Schritt 6: Gekochte Bohnen lagern

Es gibt mindestens zwei Möglichkeiten, um selbstgekochte Bohnen für eine längere Zeit haltbar zu machen. Die Bohnen können zusammen mit dem heißen Kochwasser in gespülte, sterile Gläser gegeben werden. Nach dem Einfüllen nicht vergessen, den Deckel direkt wieder zuzuschrauben und auf den Kopf zu stellen, damit sich im Glas ein Vakuum bildet.

Eine zweite Möglichkeit ist es, die Bohnen einzufrieren. Auch hier sollte etwas von dem Wasser mit eingefroren werden. Die gefrorenen Bohnen haben eine längere Haltbarkeit, während die Bohnen aus dem Glas regelmäßig geprüft werden sollten. Wenn das Wasser trübe wird, ist es wahrscheinlich an der Zeit, das Glas zu leeren und den Magen zu füllen.

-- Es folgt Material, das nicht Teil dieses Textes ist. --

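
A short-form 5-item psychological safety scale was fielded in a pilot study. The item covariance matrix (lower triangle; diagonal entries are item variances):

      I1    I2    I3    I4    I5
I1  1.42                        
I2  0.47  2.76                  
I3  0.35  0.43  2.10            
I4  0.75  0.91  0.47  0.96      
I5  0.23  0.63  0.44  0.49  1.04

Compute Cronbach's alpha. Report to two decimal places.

α = 0.69

Σσᵢ² = 1.42 + 2.76 + 2.10 + 0.96 + 1.04 = 8.28
Sum of off-diagonal covariances = 5.17
σ²_T = 8.28 + 2 × 5.17 = 18.62
α = (k/(k−1))·(1 − Σσᵢ²/σ²_T) = (5/4)·(1 − 8.28/18.62) = 0.69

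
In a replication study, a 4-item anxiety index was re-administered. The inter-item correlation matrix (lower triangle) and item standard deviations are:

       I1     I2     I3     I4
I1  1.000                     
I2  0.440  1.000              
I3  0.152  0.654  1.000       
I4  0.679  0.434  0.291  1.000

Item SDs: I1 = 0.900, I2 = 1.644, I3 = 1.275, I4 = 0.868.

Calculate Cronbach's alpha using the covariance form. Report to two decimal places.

Cronbach's alpha = 0.74

Σσ²ᵢ = 0.900² + 1.644² + 1.275² + 0.868² = 5.8918
Covariances σ_ij = r_ij · s_i · s_j:
  σ(I1,I2) = 0.440 × 0.900 × 1.644 = 0.6510
  σ(I1,I3) = 0.152 × 0.900 × 1.275 = 0.1744
  σ(I1,I4) = 0.679 × 0.900 × 0.868 = 0.5304
  σ(I2,I3) = 0.654 × 1.644 × 1.275 = 1.3708
  σ(I2,I4) = 0.434 × 1.644 × 0.868 = 0.6193
  σ(I3,I4) = 0.291 × 1.275 × 0.868 = 0.3220
σ²_T = Σσ²ᵢ + 2·Σσ_ij = 5.8918 + 2 × 3.6679 = 13.2276
α = (4/3)·(1 − 5.8918/13.2276) = 0.74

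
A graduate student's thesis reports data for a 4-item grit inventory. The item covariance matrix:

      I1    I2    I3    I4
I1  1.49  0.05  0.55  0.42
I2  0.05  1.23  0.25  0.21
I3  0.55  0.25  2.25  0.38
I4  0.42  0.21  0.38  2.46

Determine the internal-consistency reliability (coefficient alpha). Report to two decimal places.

Σσ²ᵢ = 1.49 + 1.23 + 2.25 + 2.46 = 7.43
Σ_{i<j} σ_ij = 1.86
total variance = 7.43 + 2 × 1.86 = 11.15
α = (k/(k−1))·(1 − Σσ²ᵢ/total variance) = (4/3)·(1 − 7.43/11.15) = 0.44

coefficient alpha = 0.44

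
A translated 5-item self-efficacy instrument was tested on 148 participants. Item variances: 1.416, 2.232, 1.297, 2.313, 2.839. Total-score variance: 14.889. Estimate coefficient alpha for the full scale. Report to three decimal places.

coefficient alpha = 0.402

sum of item variances = 1.416 + 2.232 + 1.297 + 2.313 + 2.839 = 10.097
α = (k/(k−1))·(1 − sum of item variances/σ²_total) = (5/4)·(1 − 10.097/14.889) = 0.402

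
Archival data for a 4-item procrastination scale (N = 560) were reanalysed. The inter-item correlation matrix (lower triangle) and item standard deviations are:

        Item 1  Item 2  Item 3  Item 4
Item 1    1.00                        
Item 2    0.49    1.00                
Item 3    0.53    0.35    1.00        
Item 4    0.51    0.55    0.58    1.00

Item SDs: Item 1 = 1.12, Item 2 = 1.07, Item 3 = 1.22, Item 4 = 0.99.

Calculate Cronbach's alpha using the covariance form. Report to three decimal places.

Cronbach's alpha = 0.797

Σσ²ᵢ = 1.12² + 1.07² + 1.22² + 0.99² = 4.8678
Covariances σ_ij = r_ij · s_i · s_j:
  σ(Item 1,Item 2) = 0.49 × 1.12 × 1.07 = 0.5872
  σ(Item 1,Item 3) = 0.53 × 1.12 × 1.22 = 0.7242
  σ(Item 1,Item 4) = 0.51 × 1.12 × 0.99 = 0.5655
  σ(Item 2,Item 3) = 0.35 × 1.07 × 1.22 = 0.4569
  σ(Item 2,Item 4) = 0.55 × 1.07 × 0.99 = 0.5826
  σ(Item 3,Item 4) = 0.58 × 1.22 × 0.99 = 0.7005
σ²_T = Σσ²ᵢ + 2·Σσ_ij = 4.8678 + 2 × 3.6169 = 12.1016
α = (4/3)·(1 − 4.8678/12.1016) = 0.797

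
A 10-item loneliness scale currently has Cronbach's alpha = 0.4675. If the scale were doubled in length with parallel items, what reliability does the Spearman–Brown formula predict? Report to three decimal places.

predicted reliability = 0.637

Length factor m = 2
α' = m·α / (1 + (m−1)·α)
   = 2 × 0.4675 / (1 + (2 − 1) × 0.4675)
   = 0.9350 / 1.4675 = 0.637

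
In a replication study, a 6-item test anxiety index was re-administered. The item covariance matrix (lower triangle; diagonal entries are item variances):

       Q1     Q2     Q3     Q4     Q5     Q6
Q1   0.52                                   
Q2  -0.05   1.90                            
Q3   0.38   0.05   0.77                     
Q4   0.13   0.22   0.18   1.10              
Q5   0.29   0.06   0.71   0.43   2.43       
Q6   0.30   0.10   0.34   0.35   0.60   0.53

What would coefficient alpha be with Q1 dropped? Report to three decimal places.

coefficient alpha = 0.593

Remaining items: Q2, Q3, Q4, Q5, Q6 (k = 5).
ΣVar(i) = 1.90 + 0.77 + 1.10 + 2.43 + 0.53 = 6.73
Var(T) = 6.73 + 2 × 3.04 = 12.81
α (item deleted) = (5/4)·(1 − 6.73/12.81) = 0.593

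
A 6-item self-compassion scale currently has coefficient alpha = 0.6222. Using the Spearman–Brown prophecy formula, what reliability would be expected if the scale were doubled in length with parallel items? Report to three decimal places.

predicted reliability = 0.767

Length factor m = 2
α' = m·α / (1 + (m−1)·α)
   = 2 × 0.6222 / (1 + (2 − 1) × 0.6222)
   = 1.2444 / 1.6222 = 0.767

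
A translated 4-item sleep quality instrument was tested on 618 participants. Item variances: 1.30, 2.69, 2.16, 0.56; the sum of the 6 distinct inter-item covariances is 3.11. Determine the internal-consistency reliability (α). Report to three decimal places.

α = 0.641

ΣVar(i) = 1.30 + 2.69 + 2.16 + 0.56 = 6.71
Sum of distinct covariances = 3.11
Var(T) = ΣVar(i) + 2·Σcov = 6.71 + 2 × 3.11 = 12.93
α = (4/3)·(1 − 6.71/12.93) = 0.641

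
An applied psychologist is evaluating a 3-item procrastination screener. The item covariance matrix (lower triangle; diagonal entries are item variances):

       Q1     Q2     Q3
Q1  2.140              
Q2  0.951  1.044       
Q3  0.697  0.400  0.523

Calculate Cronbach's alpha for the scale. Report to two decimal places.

ΣVar(i) = 2.140 + 1.044 + 0.523 = 3.707
Σ_{i<j} σ_ij = 2.048
σ²_T = 3.707 + 2 × 2.048 = 7.803
α = (k/(k−1))·(1 − ΣVar(i)/σ²_T) = (3/2)·(1 − 3.707/7.803) = 0.79

Cronbach's alpha = 0.79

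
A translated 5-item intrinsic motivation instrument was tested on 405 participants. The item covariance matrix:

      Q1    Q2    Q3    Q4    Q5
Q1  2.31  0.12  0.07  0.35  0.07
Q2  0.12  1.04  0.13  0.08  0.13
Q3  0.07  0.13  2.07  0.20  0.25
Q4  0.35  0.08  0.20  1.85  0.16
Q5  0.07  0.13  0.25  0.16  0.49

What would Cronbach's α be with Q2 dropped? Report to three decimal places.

Remaining items: Q1, Q3, Q4, Q5 (k = 4).
ΣVar(i) = 2.31 + 2.07 + 1.85 + 0.49 = 6.72
total variance = 6.72 + 2 × 1.10 = 8.92
α (item deleted) = (4/3)·(1 − 6.72/8.92) = 0.329

α = 0.329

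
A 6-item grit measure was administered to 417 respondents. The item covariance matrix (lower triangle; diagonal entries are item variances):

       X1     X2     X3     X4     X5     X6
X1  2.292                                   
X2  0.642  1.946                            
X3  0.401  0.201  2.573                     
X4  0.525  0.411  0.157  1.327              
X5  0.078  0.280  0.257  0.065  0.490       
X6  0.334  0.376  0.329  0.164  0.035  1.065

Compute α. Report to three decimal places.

ΣVar(i) = 2.292 + 1.946 + 2.573 + 1.327 + 0.490 + 1.065 = 9.693
Sum of off-diagonal covariances = 4.255
total variance = 9.693 + 2 × 4.255 = 18.203
α = (k/(k−1))·(1 − ΣVar(i)/total variance) = (6/5)·(1 − 9.693/18.203) = 0.561

α = 0.561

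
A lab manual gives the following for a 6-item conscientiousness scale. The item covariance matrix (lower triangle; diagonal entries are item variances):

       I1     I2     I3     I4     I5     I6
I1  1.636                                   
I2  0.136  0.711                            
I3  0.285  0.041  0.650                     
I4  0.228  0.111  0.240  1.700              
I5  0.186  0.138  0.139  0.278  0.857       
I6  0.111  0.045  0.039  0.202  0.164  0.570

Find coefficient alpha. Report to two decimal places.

Σσᵢ² = 1.636 + 0.711 + 0.650 + 1.700 + 0.857 + 0.570 = 6.124
Sum of the distinct covariances = 2.343
σ²_total = 6.124 + 2 × 2.343 = 10.810
α = (k/(k−1))·(1 − Σσᵢ²/σ²_total) = (6/5)·(1 − 6.124/10.810) = 0.52

coefficient alpha = 0.52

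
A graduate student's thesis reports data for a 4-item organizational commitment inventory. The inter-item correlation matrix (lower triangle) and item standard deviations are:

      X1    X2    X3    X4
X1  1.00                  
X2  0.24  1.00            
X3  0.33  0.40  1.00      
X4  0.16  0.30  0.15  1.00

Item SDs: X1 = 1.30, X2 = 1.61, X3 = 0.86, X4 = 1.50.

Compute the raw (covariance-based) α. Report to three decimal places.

Σσ²ᵢ = 1.30² + 1.61² + 0.86² + 1.50² = 7.2717
Covariances σ_ij = r_ij · s_i · s_j:
  σ(X1,X2) = 0.24 × 1.30 × 1.61 = 0.5023
  σ(X1,X3) = 0.33 × 1.30 × 0.86 = 0.3689
  σ(X1,X4) = 0.16 × 1.30 × 1.50 = 0.3120
  σ(X2,X3) = 0.40 × 1.61 × 0.86 = 0.5538
  σ(X2,X4) = 0.30 × 1.61 × 1.50 = 0.7245
  σ(X3,X4) = 0.15 × 0.86 × 1.50 = 0.1935
σ²_T = Σσ²ᵢ + 2·Σσ_ij = 7.2717 + 2 × 2.6550 = 12.5817
α = (4/3)·(1 − 7.2717/12.5817) = 0.563

α = 0.563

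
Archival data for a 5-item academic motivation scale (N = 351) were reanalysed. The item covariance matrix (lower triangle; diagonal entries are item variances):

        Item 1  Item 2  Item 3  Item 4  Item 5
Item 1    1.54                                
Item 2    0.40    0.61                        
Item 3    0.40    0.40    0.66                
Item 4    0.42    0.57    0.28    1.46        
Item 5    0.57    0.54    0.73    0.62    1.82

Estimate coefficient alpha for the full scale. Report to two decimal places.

Σσᵢ² = 1.54 + 0.61 + 0.66 + 1.46 + 1.82 = 6.09
Σ_{i<j} σ_ij = 4.93
σ²_total = 6.09 + 2 × 4.93 = 15.95
α = (k/(k−1))·(1 − Σσᵢ²/σ²_total) = (5/4)·(1 − 6.09/15.95) = 0.77

coefficient alpha = 0.77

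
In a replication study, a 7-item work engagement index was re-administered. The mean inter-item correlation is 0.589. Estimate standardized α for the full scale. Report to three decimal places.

α = 0.909

Standardized α = k·r̄ / (1 + (k−1)·r̄) = 7 × 0.589 / (1 + 6 × 0.589)
  = 4.1230 / 4.5340 = 0.909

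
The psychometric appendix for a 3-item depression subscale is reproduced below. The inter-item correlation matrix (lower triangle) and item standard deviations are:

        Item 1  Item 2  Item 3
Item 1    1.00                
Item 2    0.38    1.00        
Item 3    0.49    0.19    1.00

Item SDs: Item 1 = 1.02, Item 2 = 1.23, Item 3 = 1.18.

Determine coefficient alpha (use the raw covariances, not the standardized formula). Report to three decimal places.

Σσ²ᵢ = 1.02² + 1.23² + 1.18² = 3.9457
Covariances σ_ij = r_ij · s_i · s_j:
  σ(Item 1,Item 2) = 0.38 × 1.02 × 1.23 = 0.4767
  σ(Item 1,Item 3) = 0.49 × 1.02 × 1.18 = 0.5898
  σ(Item 2,Item 3) = 0.19 × 1.23 × 1.18 = 0.2758
σ²_T = Σσ²ᵢ + 2·Σσ_ij = 3.9457 + 2 × 1.3423 = 6.6303
α = (3/2)·(1 − 3.9457/6.6303) = 0.607

α = 0.607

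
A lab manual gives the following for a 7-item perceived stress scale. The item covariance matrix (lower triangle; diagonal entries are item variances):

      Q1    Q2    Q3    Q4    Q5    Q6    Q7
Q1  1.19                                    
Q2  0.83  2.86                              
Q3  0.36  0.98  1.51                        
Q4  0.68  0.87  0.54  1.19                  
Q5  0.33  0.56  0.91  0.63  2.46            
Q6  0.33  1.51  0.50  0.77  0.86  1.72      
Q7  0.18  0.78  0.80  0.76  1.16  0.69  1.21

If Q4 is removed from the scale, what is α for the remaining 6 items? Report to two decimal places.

α = 0.80

Remaining items: Q1, Q2, Q3, Q5, Q6, Q7 (k = 6).
Σσᵢ² = 1.19 + 2.86 + 1.51 + 2.46 + 1.72 + 1.21 = 10.95
σ²_total = 10.95 + 2 × 10.78 = 32.51
α (item deleted) = (6/5)·(1 − 10.95/32.51) = 0.80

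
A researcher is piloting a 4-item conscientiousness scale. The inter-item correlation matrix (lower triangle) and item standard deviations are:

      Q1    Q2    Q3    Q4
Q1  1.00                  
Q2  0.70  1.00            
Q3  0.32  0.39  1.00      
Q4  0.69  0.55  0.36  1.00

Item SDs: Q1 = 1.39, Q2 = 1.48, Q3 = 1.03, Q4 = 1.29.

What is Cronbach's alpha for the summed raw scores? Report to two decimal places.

Cronbach's alpha = 0.81

Σσ²ᵢ = 1.39² + 1.48² + 1.03² + 1.29² = 6.8475
Covariances σ_ij = r_ij · s_i · s_j:
  σ(Q1,Q2) = 0.70 × 1.39 × 1.48 = 1.4400
  σ(Q1,Q3) = 0.32 × 1.39 × 1.03 = 0.4581
  σ(Q1,Q4) = 0.69 × 1.39 × 1.29 = 1.2372
  σ(Q2,Q3) = 0.39 × 1.48 × 1.03 = 0.5945
  σ(Q2,Q4) = 0.55 × 1.48 × 1.29 = 1.0501
  σ(Q3,Q4) = 0.36 × 1.03 × 1.29 = 0.4783
σ²_T = Σσ²ᵢ + 2·Σσ_ij = 6.8475 + 2 × 5.2582 = 17.3639
α = (4/3)·(1 − 6.8475/17.3639) = 0.81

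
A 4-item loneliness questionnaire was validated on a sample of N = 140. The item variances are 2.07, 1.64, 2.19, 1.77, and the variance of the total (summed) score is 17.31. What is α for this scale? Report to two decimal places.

α = 0.74

Σσ²ᵢ = 2.07 + 1.64 + 2.19 + 1.77 = 7.67
α = (k/(k−1))·(1 − Σσ²ᵢ/total variance) = (4/3)·(1 − 7.67/17.31) = 0.74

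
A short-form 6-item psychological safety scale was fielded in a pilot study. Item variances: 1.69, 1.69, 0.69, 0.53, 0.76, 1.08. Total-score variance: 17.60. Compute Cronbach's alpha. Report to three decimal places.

sum of item variances = 1.69 + 1.69 + 0.69 + 0.53 + 0.76 + 1.08 = 6.44
α = (k/(k−1))·(1 − sum of item variances/total variance) = (6/5)·(1 − 6.44/17.60) = 0.761

Cronbach's alpha = 0.761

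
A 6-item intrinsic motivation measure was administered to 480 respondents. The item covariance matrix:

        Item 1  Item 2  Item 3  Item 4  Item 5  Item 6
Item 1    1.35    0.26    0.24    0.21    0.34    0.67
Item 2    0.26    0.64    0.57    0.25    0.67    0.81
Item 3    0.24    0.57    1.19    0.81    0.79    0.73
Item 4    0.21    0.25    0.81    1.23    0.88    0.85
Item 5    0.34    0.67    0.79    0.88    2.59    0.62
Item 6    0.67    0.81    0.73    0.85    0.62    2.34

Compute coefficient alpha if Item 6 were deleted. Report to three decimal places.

Remaining items: Item 1, Item 2, Item 3, Item 4, Item 5 (k = 5).
ΣVar(i) = 1.35 + 0.64 + 1.19 + 1.23 + 2.59 = 7.00
Var(T) = 7.00 + 2 × 5.02 = 17.04
α (item deleted) = (5/4)·(1 − 7.00/17.04) = 0.737

α = 0.737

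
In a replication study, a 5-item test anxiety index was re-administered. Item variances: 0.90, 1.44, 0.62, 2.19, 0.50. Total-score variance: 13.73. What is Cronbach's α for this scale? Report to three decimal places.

Cronbach's α = 0.736

sum of item variances = 0.90 + 1.44 + 0.62 + 2.19 + 0.50 = 5.65
α = (k/(k−1))·(1 − sum of item variances/Var(T)) = (5/4)·(1 − 5.65/13.73) = 0.736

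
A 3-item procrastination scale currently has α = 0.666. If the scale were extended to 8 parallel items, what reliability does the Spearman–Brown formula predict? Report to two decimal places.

Length factor m = 8/3 = 2.6667
α' = m·α / (1 + (m−1)·α)
   = 8/3 × 0.666 / (1 + (8/3 − 1) × 0.666)
   = 1.7760 / 2.1100 = 0.84

predicted reliability = 0.84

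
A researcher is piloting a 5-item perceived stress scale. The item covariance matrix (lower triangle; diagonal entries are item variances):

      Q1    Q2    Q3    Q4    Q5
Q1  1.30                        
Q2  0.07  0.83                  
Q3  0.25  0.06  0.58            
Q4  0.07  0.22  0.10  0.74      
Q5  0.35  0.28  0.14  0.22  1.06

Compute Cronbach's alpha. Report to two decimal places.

sum of item variances = 1.30 + 0.83 + 0.58 + 0.74 + 1.06 = 4.51
Sum of the distinct covariances = 1.76
σ²_total = 4.51 + 2 × 1.76 = 8.03
α = (k/(k−1))·(1 − sum of item variances/σ²_total) = (5/4)·(1 − 4.51/8.03) = 0.55

Cronbach's alpha = 0.55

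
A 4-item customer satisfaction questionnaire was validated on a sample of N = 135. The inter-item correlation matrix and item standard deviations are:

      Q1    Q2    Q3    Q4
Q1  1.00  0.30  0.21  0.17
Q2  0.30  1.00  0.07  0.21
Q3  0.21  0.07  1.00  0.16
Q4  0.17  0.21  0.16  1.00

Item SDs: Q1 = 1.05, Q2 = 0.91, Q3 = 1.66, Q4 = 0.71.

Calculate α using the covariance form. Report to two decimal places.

Σσ²ᵢ = 1.05² + 0.91² + 1.66² + 0.71² = 5.1903
Covariances σ_ij = r_ij · s_i · s_j:
  σ(Q1,Q2) = 0.30 × 1.05 × 0.91 = 0.2867
  σ(Q1,Q3) = 0.21 × 1.05 × 1.66 = 0.3660
  σ(Q1,Q4) = 0.17 × 1.05 × 0.71 = 0.1267
  σ(Q2,Q3) = 0.07 × 0.91 × 1.66 = 0.1057
  σ(Q2,Q4) = 0.21 × 0.91 × 0.71 = 0.1357
  σ(Q3,Q4) = 0.16 × 1.66 × 0.71 = 0.1886
σ²_T = Σσ²ᵢ + 2·Σσ_ij = 5.1903 + 2 × 1.2094 = 7.6091
α = (4/3)·(1 − 5.1903/7.6091) = 0.42

α = 0.42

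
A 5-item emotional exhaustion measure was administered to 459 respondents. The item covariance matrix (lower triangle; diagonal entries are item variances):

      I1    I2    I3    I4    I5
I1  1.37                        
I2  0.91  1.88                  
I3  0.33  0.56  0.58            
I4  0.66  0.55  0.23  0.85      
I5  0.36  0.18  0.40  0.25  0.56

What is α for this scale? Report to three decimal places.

α = 0.785

Σσ²ᵢ = 1.37 + 1.88 + 0.58 + 0.85 + 0.56 = 5.24
Sum of off-diagonal covariances = 4.43
total variance = 5.24 + 2 × 4.43 = 14.10
α = (k/(k−1))·(1 − Σσ²ᵢ/total variance) = (5/4)·(1 − 5.24/14.10) = 0.785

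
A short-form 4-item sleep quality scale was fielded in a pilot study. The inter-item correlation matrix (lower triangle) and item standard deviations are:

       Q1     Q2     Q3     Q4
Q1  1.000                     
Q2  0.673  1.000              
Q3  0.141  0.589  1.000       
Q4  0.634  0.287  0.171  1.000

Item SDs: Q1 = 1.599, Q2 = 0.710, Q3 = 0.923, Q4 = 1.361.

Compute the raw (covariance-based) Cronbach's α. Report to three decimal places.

Σσ²ᵢ = 1.599² + 0.710² + 0.923² + 1.361² = 5.7652
Covariances σ_ij = r_ij · s_i · s_j:
  σ(Q1,Q2) = 0.673 × 1.599 × 0.710 = 0.7641
  σ(Q1,Q3) = 0.141 × 1.599 × 0.923 = 0.2081
  σ(Q1,Q4) = 0.634 × 1.599 × 1.361 = 1.3797
  σ(Q2,Q3) = 0.589 × 0.710 × 0.923 = 0.3860
  σ(Q2,Q4) = 0.287 × 0.710 × 1.361 = 0.2773
  σ(Q3,Q4) = 0.171 × 0.923 × 1.361 = 0.2148
σ²_T = Σσ²ᵢ + 2·Σσ_ij = 5.7652 + 2 × 3.2300 = 12.2252
α = (4/3)·(1 − 5.7652/12.2252) = 0.705

α = 0.705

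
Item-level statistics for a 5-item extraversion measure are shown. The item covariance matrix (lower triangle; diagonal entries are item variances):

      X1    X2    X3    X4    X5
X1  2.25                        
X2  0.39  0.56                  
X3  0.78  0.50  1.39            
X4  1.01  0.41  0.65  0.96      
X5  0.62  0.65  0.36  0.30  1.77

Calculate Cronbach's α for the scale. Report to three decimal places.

α = 0.776

ΣVar(i) = 2.25 + 0.56 + 1.39 + 0.96 + 1.77 = 6.93
Sum of the distinct covariances = 5.67
σ²_total = 6.93 + 2 × 5.67 = 18.27
α = (k/(k−1))·(1 − ΣVar(i)/σ²_total) = (5/4)·(1 − 6.93/18.27) = 0.776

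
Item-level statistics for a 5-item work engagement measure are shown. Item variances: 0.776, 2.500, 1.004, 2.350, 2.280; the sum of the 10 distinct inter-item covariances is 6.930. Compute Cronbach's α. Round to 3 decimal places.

Cronbach's α = 0.761

Σσ²ᵢ = 0.776 + 2.500 + 1.004 + 2.350 + 2.280 = 8.910
Sum of distinct covariances = 6.930
total variance = Σσ²ᵢ + 2·Σcov = 8.910 + 2 × 6.930 = 22.770
α = (5/4)·(1 − 8.910/22.770) = 0.761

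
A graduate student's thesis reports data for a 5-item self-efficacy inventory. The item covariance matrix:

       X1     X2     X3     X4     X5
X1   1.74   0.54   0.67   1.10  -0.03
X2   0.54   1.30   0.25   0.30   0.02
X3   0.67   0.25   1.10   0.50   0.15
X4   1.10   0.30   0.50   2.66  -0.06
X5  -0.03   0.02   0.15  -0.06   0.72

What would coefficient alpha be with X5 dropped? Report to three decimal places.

Remaining items: X1, X2, X3, X4 (k = 4).
ΣVar(i) = 1.74 + 1.30 + 1.10 + 2.66 = 6.80
Var(T) = 6.80 + 2 × 3.36 = 13.52
α (item deleted) = (4/3)·(1 − 6.80/13.52) = 0.663

coefficient alpha = 0.663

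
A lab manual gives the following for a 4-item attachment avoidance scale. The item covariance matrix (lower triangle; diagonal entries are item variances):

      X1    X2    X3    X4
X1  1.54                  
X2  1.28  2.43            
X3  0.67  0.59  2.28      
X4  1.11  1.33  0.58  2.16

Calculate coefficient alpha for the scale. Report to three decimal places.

coefficient alpha = 0.759

Σσᵢ² = 1.54 + 2.43 + 2.28 + 2.16 = 8.41
Σ_{i<j} σ_ij = 5.56
total variance = 8.41 + 2 × 5.56 = 19.53
α = (k/(k−1))·(1 − Σσᵢ²/total variance) = (4/3)·(1 − 8.41/19.53) = 0.759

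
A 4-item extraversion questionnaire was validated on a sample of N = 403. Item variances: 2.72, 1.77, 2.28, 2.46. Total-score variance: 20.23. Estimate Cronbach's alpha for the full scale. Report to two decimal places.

ΣVar(i) = 2.72 + 1.77 + 2.28 + 2.46 = 9.23
α = (k/(k−1))·(1 − ΣVar(i)/total variance) = (4/3)·(1 − 9.23/20.23) = 0.72

Cronbach's alpha = 0.72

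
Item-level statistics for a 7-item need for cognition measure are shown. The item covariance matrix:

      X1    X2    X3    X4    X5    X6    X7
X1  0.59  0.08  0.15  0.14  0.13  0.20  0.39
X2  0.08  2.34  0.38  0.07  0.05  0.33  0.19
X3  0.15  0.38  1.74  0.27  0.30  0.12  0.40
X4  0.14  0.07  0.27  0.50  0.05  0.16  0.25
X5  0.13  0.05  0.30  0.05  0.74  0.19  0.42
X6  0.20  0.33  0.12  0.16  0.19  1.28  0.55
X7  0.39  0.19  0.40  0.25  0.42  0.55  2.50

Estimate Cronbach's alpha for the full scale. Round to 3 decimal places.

sum of item variances = 0.59 + 2.34 + 1.74 + 0.50 + 0.74 + 1.28 + 2.50 = 9.69
Sum of off-diagonal covariances = 4.82
Var(T) = 9.69 + 2 × 4.82 = 19.33
α = (k/(k−1))·(1 − sum of item variances/Var(T)) = (7/6)·(1 − 9.69/19.33) = 0.582

α = 0.582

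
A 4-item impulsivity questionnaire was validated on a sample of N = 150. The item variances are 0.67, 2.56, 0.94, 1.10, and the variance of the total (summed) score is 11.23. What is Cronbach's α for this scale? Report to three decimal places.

α = 0.708

ΣVar(i) = 0.67 + 2.56 + 0.94 + 1.10 = 5.27
α = (k/(k−1))·(1 − ΣVar(i)/σ²_T) = (4/3)·(1 − 5.27/11.23) = 0.708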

Schritt 7: Kochwasser verwerten

Das überschüssige Kochwasser musst Du nicht wegschütten. Denn daraus lässt sich hervorragend veganer Eischnee herstellen. Das geht vielleicht nicht mit jedem Bohnenwasser, aber ein Versuch ist es durchaus wert. Das Bohnenwasser wird übrigens auch als Aquafaba bezeichnet.

Dafür einfach 100ml von dem Aquafaba in einem hohen Gefäß auffangen und abkühlen lassen. Dann jeweils einen halben Teelöffel Weinsteinbackpulver und Johannisbrotkernmehl hinzufügen und mit einem Schneebesen oder Handrührgerät zwei bis fünf Minuten aufschlagen.

Drei Esslöffel vom veganen Aquafaba-Eischnee ersetzt in etwa das Eiweiß von einem Ei.